We knew there had to be a story behind an installation named ‘Flowers of Turtle Island‘, and so it is that artist, Naomi Lawrence, created her large-scale floral installation based on the folkloric tales told by the Lenape and other tribes of indigenous Americans, passed down verbally from generation to generation.
Flowers of Turtle Island becomes the 4th temporary public art installation that appeared in the neighborhoods of Harlem this Summer. Installed at Eugene McCabe Field, the Fiber Art mural completes the public art gallery curated by Connie Lee that begins in Harlem Art Park with Capucine Bourcart’s Plastic Fantastic!, winds through Marcus Garvey park with Susan Stair’s Ascending the Mountain, and ends at Collyer Brothers Park with Julio Valdez’s I Can’t Breathe. An additional art installation will be added this fall.
Beginning with the first of three panels along 121st Street, the image above (corner of Park Avenue) begins with the Black-Eyed Susan; Aster Blue Violets; Echinacea Coneflowers; and Cow Parsley.
The second panel (above) boasts Lady Slipper Orchids; Aster Blue Violets; and Black-Eyed Susan.
With Flowers of Turtle Island, Lawrence returns to one of her favorite sites to install her now iconic flowers and fiber art murals. Park Avenue at 121st Street sits in the shadow of the elevated train tracks that loom above. “The tracks are a psychological barrier that her work serves to overcome. We selected this site because when Lawrence installed here tin 2019, it became a destination for community residents and visitors to the neighborhood. While Metro North commuters can see the installation as the train passes by, the patients and staff at the Henry J. Carter Center have views from their windows that overlook Eugene McCabe Field.”…… Connie Lee
As part of the second panel (above and below), Blazing Star Liatris.
All of the flower species included in this mural are native to North America. Echinacea, Coneflower, Bloodroot, Aster, Blue Violets, Goldenrod, Cow Parsley, Lady-Slipper orchids, Black Eyed Susan and Blazing Star Liatris, all grew wild on Turtle Island, the name that the Lenape Indians and indigenous people of North America used to identify the land.

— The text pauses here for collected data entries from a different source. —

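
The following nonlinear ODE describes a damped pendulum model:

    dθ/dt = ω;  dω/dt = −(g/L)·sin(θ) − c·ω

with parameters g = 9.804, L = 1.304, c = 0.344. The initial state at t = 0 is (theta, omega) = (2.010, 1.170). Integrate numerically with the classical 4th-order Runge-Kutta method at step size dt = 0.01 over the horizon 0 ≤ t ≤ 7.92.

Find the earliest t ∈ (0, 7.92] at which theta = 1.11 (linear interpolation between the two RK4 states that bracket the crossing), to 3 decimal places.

t=0.000: state=(2.010, 1.170)
step 1 (dt=0.01): k1=(1.170, -7.207), k2=(1.134, -7.176), k3=(1.134, -7.177), k4=(1.098, -7.146); state += dt/6·(k1+2k2+2k3+k4)
t=0.010: state=(2.021, 1.098)
t=0.020: state=(2.032, 1.027)
t=0.030: state=(2.042, 0.957)
continuing one RK4 step at a time; state shown every 50 steps (Δt=0.5):
t=0.500: state=(1.766, -2.112)
t=0.720: state=(1.143, -3.519)
next step: t=0.730: state=(1.107, -3.574) — theta has crossed 1.11
linear interpolation between t=0.720 (1.14279) and t=0.730 (1.10732) → t≈0.729

t = 0.729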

Lawrence informs us that many of the flowers that we now consider native to New York and North America were actually brought here by European settlers. Her research has determined which species were growing here prior to colonization.
Above and below, the third panel consists of Echinacea Cornflower; Bloodroot; Aster Blue Violets; a gorgeous Goldenrod, followed by Cow Parsley.
About the artist: Naomi Lawrence is originally from England, and trained in floral Design at the London School for the Arts. In 2012, while living in New York and inspired by social media, Lawrence explored yarn bombing, street art style before formalizing her public art practice. Lawrence’s first public art installation was titled Blue Iris back inn 2014, and was installed in her own neighborhood of East Harlem. Dozens of flowers later, she is a well-known fiber artist, installing oversized flowers throughout the city.
In 2019, and in reaction to the former administration’s position on immigration, Lawrence responded by temporarily abandoning her flower series and created a Monarch Butterfly, to show support for immigrants. Over the past 6 years, she has designed and produced an average of 5 public art installations annually while maintaining a community-based practice that engages people on their own streets and sidewalks.
About the curator: Connie Lee is the founder of Art Lives Here, a collaborative arts group that creates opportunities for under-recognized artists and provides access to art in communities that are often excluded by bringing quality art installations, exhibitions and performances to people where they live and work.
Harlem residents know her as an advocate for public space. Lee previously served as President of the Marcus Garvey Park Alliance for more that 6 years. During this time, she developed an initiative to bring quality public art installations to Marcus Garvey park. The initiative quickly spread beyond the borders of the park, encompassing parks and public spaces throughout the neighborhoods of Harlem. Follow Connie Lee Curated on Instagram.
The last time we were on this corner, it was for Naomi Lawrence: La Flor De Mi Madre in 2019.
Naomi Lawrence: Flowers of Turtle Island is on view on 121st Street and Park Avenue in East Harlem. This public art is made possible with funds from the Lower Manhattan Cultural Council (LMCC) with support from Connie Lee and Marcus Garvey Park Alliance.